Theme park designers don’t have the luxury to think at the scale of the individual human, the smallest quantum of their problem set. I mean, they know that park guests are indeed individual humans, with hopes and dreams and loves. But the park isn’t designed for individual humans. There will never be a single human attending the park.

Instead, park designers have to think at scale. They have to design around worse case scenarios. The height of summer. Or just before Christmas. School is out. Rides are malfunctioning in blistering heat. Tens of thousands of people wait impatiently in line, too hot to not drink water, but too stubborn to step out of line. And two hours wait for a ride is a long, long time to hold it.

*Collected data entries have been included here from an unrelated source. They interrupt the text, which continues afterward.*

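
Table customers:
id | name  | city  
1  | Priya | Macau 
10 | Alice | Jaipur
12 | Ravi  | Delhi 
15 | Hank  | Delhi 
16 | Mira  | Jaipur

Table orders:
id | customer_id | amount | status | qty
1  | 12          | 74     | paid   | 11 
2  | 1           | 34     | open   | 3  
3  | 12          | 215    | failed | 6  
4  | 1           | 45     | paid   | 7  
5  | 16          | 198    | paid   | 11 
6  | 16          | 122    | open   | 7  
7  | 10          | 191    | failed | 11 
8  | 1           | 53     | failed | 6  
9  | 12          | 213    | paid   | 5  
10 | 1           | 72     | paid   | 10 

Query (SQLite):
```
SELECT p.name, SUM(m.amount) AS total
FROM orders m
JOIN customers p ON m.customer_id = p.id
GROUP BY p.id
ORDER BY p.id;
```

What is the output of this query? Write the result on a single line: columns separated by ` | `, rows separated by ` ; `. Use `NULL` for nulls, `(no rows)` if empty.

Join each orders row to its customers via customer_id.
Group joined rows by customers.id; compute SUM(m.amount) per group.
  1: ids {2, 4, 8, 10} → SUM(m.amount)=204
  10: ids {7} → SUM(m.amount)=191
  12: ids {1, 3, 9} → SUM(m.amount)=502
  16: ids {5, 6} → SUM(m.amount)=320

Priya | 204 ; Alice | 191 ; Ravi | 502 ; Mira | 320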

I guess what I’m trying to say here is to think ahead. Writing a novel is an incredible amount of work, the scale and scope of which you simply cannot draw a circle around. You can try, but until it’s done, you’ll watch that project creep out of that tight, tidy circle again and again.

Think like a park designer. Know that your individual words and paragraphs are the smallest units of your project. But also know that they become something else at scale. Something much bigger. And with different problems entirely. Problems like fatigue, and burnout.

Anyway. We’re still here, toiling away in the word mines.